I have been on exchange for almost four weeks now, which means almost 10% of it is already gone. It’s going too fast! It is pretty much exactly what I wanted. Every day feels like something new. I have slightly less independence here, which I have been really enjoying. I feel so young. I’ve been going to college classes instead of high school for two years and now I get to experience a normal 11th grade year? I’m about two years older than everyone in my class but it sure doesn’t feel that way. They’re all more capable than me because they can already speak Hungarian and most of them have some English. They’re all one or two years from their drinking age so they all act like college students (when it comes to partying at least). So to me, it seems like they’re 20 year-olds and I’m actually the one who is two years younger. I thought my exchange would be about maturity, but it has revealed itself to be something sweeter. It’s a year to enjoy being young. And I don’t have to worry about grades this year so I can just enjoy high school. I never did P.E. or played sports in America but I am loving them here. It still feels like this is where I am meant to be.
Putting all that effort into my pins and gifts (the pottery mentioned in the last journal) was absolutely worth it. People seem to enjoy my dog’s beautiful face as much as I do. Just seeing that stupid face sticking out of arrival photos – it is pure joy.
I really don’t know what I expected out of Hungary. I was correct to think that most things would be better here. A certain Hungarian exchange student I called seemed to think so (after I called him I went from terrible nervousness about leaving to counting down the days three weeks in advance. He sure had a way with words, “you know what I’m saying?”). The food is fresher, and the city is absolutely beautiful for a few reasons: the roads are smaller, there are charming bike lanes everywhere, every roof is a work of art, everything is older, there are flowers everywhere, I could go on. Everyone complains about what a small town Szombathely is, (and it is) but it still has Renaissance era churches, Roman remains, sculptures, and unbelievable architecture. It also has a beautiful city square and amazing restaurants to boot so being small isn’t a bad thing when it’s so dense. This is one of the great things about Hungary.

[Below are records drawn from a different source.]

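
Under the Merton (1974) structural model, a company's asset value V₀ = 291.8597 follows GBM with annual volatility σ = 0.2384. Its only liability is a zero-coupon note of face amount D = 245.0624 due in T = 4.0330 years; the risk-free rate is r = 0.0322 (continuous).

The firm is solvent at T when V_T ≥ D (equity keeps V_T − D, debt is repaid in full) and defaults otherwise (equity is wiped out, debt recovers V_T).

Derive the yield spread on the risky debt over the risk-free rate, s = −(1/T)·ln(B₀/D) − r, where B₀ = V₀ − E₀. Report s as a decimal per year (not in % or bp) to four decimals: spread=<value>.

spread=0.0226

d₁ = [ln(V₀/D) + (r + σ²/2)T] / (σ√T)
   = [ln(291.8597/245.0624) + (0.0322 + 0.5·0.2384²)·4.0330] / (0.2384·√4.0330)
   = [0.174760 + 0.244469] / 0.478763 = 0.875653
d₂ = d₁ − σ√T = 0.875653 − 0.478763 = 0.396890
N(d₁) = 0.809391,  N(d₂) = 0.654276,  e^(−rT) = 0.878216
E₀ = V₀·N(d₁) − D·e^(−rT)·N(d₂)
   = 291.8597·0.809391 − 245.0624·0.878216·0.654276 = 95.416751
B₀ = V₀ − E₀ = 291.8597 − 95.416751 = 196.442949
spread = −(1/T)·ln(B₀/D) − r = −(1/4.0330)·ln(196.442949/245.0624) − 0.0322 = 0.02263283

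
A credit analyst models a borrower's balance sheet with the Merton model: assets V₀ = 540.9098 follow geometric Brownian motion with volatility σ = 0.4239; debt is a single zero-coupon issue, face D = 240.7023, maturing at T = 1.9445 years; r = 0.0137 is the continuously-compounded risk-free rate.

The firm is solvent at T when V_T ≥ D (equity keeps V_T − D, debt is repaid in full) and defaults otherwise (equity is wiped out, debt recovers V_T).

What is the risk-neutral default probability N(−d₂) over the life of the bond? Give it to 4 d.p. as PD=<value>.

d₁ = [ln(V₀/D) + (r + σ²/2)T] / (σ√T)
   = [ln(540.9098/240.7023) + (0.0137 + 0.5·0.4239²)·1.9445] / (0.4239·√1.9445)
   = [0.809692 + 0.201344] / 0.591109 = 1.710406
d₂ = d₁ − σ√T = 1.710406 − 0.591109 = 1.119297
risk-neutral PD = N(−d₂) = N(-1.119297) = 0.131507

PD=0.1315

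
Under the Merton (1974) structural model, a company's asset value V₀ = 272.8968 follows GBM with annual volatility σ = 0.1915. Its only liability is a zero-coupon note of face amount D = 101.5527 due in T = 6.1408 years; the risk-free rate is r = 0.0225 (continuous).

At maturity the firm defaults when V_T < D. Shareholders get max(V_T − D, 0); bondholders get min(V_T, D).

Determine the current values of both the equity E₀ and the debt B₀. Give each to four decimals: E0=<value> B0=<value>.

d₁ = [ln(V₀/D) + (r + σ²/2)T] / (σ√T)
   = [ln(272.8968/101.5527) + (0.0225 + 0.5·0.1915²)·6.1408] / (0.1915·√6.1408)
   = [0.988516 + 0.250766] / 0.474549 = 2.611494
d₂ = d₁ − σ√T = 2.611494 − 0.474549 = 2.136945
N(d₁) = 0.995493,  N(d₂) = 0.983699,  e^(−rT) = 0.870952
E₀ = V₀·N(d₁) − D·e^(−rT)·N(d₂)
   = 272.8968·0.995493 − 101.5527·0.870952·0.983699 = 184.660992
B₀ = V₀ − E₀ = 272.8968 − 184.660992 = 88.235808

E0=184.6610 B0=88.2358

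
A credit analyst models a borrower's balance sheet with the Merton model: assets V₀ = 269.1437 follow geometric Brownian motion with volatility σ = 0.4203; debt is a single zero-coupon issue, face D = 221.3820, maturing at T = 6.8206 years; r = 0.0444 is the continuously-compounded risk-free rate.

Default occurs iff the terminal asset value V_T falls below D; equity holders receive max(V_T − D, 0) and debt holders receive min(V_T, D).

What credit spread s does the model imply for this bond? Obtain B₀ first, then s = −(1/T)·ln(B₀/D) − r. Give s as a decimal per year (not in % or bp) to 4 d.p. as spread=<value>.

spread=0.0477

d₁ = [ln(V₀/D) + (r + σ²/2)T] / (σ√T)
   = [ln(269.1437/221.3820) + (0.0444 + 0.5·0.4203²)·6.8206] / (0.4203·√6.8206)
   = [0.195356 + 0.905271] / 1.097667 = 1.002696
d₂ = d₁ − σ√T = 1.002696 − 1.097667 = -0.094971
N(d₁) = 0.841996,  N(d₂) = 0.462169,  e^(−rT) = 0.738721
E₀ = V₀·N(d₁) − D·e^(−rT)·N(d₂)
   = 269.1437·0.841996 − 221.3820·0.738721·0.462169 = 151.035074
B₀ = V₀ − E₀ = 269.1437 − 151.035074 = 118.108626
spread = −(1/T)·ln(B₀/D) − r = −(1/6.8206)·ln(118.108626/221.3820) − 0.0444 = 0.04771579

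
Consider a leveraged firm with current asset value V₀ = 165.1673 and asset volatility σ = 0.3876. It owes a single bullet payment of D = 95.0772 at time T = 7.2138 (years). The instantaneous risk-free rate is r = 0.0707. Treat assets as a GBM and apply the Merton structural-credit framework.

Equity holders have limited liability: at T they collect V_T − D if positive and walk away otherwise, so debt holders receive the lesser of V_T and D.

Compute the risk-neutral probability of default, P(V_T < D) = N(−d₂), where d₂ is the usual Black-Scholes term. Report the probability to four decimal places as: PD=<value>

d₁ = [ln(V₀/D) + (r + σ²/2)T] / (σ√T)
   = [ln(165.1673/95.0772) + (0.0707 + 0.5·0.3876²)·7.2138] / (0.3876·√7.2138)
   = [0.552270 + 1.051894] / 1.041036 = 1.540930
d₂ = d₁ − σ√T = 1.540930 − 1.041036 = 0.499894
risk-neutral PD = N(−d₂) = N(-0.499894) = 0.308575

PD=0.3086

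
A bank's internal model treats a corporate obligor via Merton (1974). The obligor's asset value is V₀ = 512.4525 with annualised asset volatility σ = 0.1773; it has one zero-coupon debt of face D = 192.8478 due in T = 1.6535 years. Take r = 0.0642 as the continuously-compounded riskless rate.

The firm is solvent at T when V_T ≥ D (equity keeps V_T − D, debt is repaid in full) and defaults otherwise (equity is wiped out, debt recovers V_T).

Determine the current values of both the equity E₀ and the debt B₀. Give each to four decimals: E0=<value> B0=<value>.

d₁ = [ln(V₀/D) + (r + σ²/2)T] / (σ√T)
   = [ln(512.4525/192.8478) + (0.0642 + 0.5·0.1773²)·1.6535] / (0.1773·√1.6535)
   = [0.977307 + 0.132144] / 0.227987 = 4.866280
d₂ = d₁ − σ√T = 4.866280 − 0.227987 = 4.638293
N(d₁) = 0.999999,  N(d₂) = 0.999998,  e^(−rT) = 0.899286
E₀ = V₀·N(d₁) − D·e^(−rT)·N(d₂)
   = 512.4525·0.999999 − 192.8478·0.899286·0.999998 = 339.027280
B₀ = V₀ − E₀ = 512.4525 − 339.027280 = 173.425220

E0=339.0273 B0=173.4252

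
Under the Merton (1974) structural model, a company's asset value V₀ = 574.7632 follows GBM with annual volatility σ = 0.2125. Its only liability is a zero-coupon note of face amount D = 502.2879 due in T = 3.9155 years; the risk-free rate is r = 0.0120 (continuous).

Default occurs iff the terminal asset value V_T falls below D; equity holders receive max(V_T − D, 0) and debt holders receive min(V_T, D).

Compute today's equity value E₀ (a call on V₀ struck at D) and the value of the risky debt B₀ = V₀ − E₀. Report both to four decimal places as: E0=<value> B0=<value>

d₁ = [ln(V₀/D) + (r + σ²/2)T] / (σ√T)
   = [ln(574.7632/502.2879) + (0.0120 + 0.5·0.2125²)·3.9155] / (0.2125·√3.9155)
   = [0.134785 + 0.135391] / 0.420487 = 0.642530
d₂ = d₁ − σ√T = 0.642530 − 0.420487 = 0.222043
N(d₁) = 0.739735,  N(d₂) = 0.587860,  e^(−rT) = 0.954101
E₀ = V₀·N(d₁) − D·e^(−rT)·N(d₂)
   = 574.7632·0.739735 − 502.2879·0.954101·0.587860 = 143.450736
B₀ = V₀ − E₀ = 574.7632 − 143.450736 = 431.312464

E0=143.4507 B0=431.3125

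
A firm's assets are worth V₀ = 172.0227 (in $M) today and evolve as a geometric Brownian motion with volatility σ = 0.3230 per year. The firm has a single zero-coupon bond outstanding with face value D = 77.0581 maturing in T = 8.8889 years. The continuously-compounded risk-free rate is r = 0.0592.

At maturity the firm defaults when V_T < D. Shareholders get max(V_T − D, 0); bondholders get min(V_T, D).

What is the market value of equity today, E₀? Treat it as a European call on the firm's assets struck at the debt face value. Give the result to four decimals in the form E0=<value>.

E0=129.5018

d₁ = [ln(V₀/D) + (r + σ²/2)T] / (σ√T)
   = [ln(172.0227/77.0581) + (0.0592 + 0.5·0.3230²)·8.8889] / (0.3230·√8.8889)
   = [0.803067 + 0.989908] / 0.963001 = 1.861863
d₂ = d₁ − σ√T = 1.861863 − 0.963001 = 0.898862
N(d₁) = 0.968689,  N(d₂) = 0.815637,  e^(−rT) = 0.590832
E₀ = V₀·N(d₁) − D·e^(−rT)·N(d₂)
   = 172.0227·0.968689 − 77.0581·0.590832·0.815637 = 129.501795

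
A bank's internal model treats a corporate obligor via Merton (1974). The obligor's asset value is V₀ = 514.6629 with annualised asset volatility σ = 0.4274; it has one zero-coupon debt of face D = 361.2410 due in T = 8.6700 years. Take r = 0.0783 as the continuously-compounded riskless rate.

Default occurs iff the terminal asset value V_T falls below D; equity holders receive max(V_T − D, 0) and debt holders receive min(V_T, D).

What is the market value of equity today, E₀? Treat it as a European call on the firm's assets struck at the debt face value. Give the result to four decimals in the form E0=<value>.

d₁ = [ln(V₀/D) + (r + σ²/2)T] / (σ√T)
   = [ln(514.6629/361.2410) + (0.0783 + 0.5·0.4274²)·8.6700] / (0.4274·√8.6700)
   = [0.353967 + 1.470739] / 1.258473 = 1.449936
d₂ = d₁ − σ√T = 1.449936 − 1.258473 = 0.191462
N(d₁) = 0.926462,  N(d₂) = 0.575918,  e^(−rT) = 0.507194
E₀ = V₀·N(d₁) − D·e^(−rT)·N(d₂)
   = 514.6629·0.926462 − 361.2410·0.507194·0.575918 = 371.296107

E0=371.2961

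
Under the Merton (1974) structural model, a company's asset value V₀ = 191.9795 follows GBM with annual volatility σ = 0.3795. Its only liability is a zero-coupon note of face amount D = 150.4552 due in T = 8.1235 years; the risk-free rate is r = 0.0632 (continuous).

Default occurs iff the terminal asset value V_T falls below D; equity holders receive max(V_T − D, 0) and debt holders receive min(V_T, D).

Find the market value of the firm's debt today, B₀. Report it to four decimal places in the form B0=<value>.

B0=71.3204

d₁ = [ln(V₀/D) + (r + σ²/2)T] / (σ√T)
   = [ln(191.9795/150.4552) + (0.0632 + 0.5·0.3795²)·8.1235] / (0.3795·√8.1235)
   = [0.243723 + 1.098379] / 1.081642 = 1.240802
d₂ = d₁ − σ√T = 1.240802 − 1.081642 = 0.159160
N(d₁) = 0.892660,  N(d₂) = 0.563229,  e^(−rT) = 0.598454
E₀ = V₀·N(d₁) − D·e^(−rT)·N(d₂)
   = 191.9795·0.892660 − 150.4552·0.598454·0.563229 = 120.659097
B₀ = V₀ − E₀ = 191.9795 − 120.659097 = 71.320403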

I didn’t have any expectations for the host family, which is good because they are better than I could have hoped for. My host mom speaks very good English and I love talking with her. My host dad doesn’t speak much which is good for my language learning. I definitely underestimated Hungarian. I studied for hundreds of hours before I left but unfortunately, I poured those hours into Duolingo. It gives you a nice starting vocabulary but never stops using the same few nouns and verbs. I learned the word for car, “autó” thousands and thousands of times only to come here and learn that the actual word for car is “kocsi.” what. The one word I know is wrong?! I was livid. If you broke your streak after a week and quit the app, be glad – you used it in the most efficient way. It was only after I reached that coveted “365 day streak” that I started to question whether the app was really doing what it claimed. After some research, I quit on day 368. And I never broke that streak once. I did learn something in all those hours though: do your research. I switched to studying with a grammar book and vocabulary lists which have been far more effective. Recently, my work has started to pay off. The rare occasions that I understand most of the words in a sentence are happening increasingly often, but I still can’t put them together into a coherent meaning. This is why Hungarian is hard. Words are split into root words, conditionals, and verb endings which are very unintuitive for an English speaker to use. It’s like switching from a bike to a unicycle. I am still trying to wrap my head around the grammar which is probably why I still can’t understand the full meaning of a sentence. Though I know enough to start speaking in Hungarian, which is good because time won’t stop flying by. I never thought ten months could look so short.
The trees in Hungary were one of the main things I was excited about and they have lived up to expectations. Although to my surprise, it wasn’t all autumn orange when I got here like seemingly every picture of Hungary had led me to believe. I mean of course not, it’s Summer. I have been assured they really do look like that in Autumn though. Also, all the leaves fall off in Winter and it blooms in the Spring. Yay seasons! Everyone’s sad about Summer ending and I just can’t relate. I’m so excited for a real Autumn! (I will post pictures).
The full story of my journey to Hungary is too long to be included here, but to summarize – my flights were the worst case scenario everyone fears their flights might be. A flight got delayed three hours, for a period of time I thought I had gotten on the wrong flight and was now in a random airport, I didn’t have a boarding pass for my rescheduled final flight (same reason I didn’t know I was in the right airport), and I missed the new final flight that my kind host mother bought for me because I lost my passport. So I got to spend a day in Italy thanks to the great kindness of my host family’s relatives, who did not sign up for this when they agreed to drive me to the airport. Just look at my face in the “arrival” photo. Fun side note: it was taken while dropping off my host brother at the same airport I was supposed to arrive at. It was also there that I learned of the secure pocket inside of every Rotary player designed just for a passport (only twelve hours after losing mine to the large front pocket).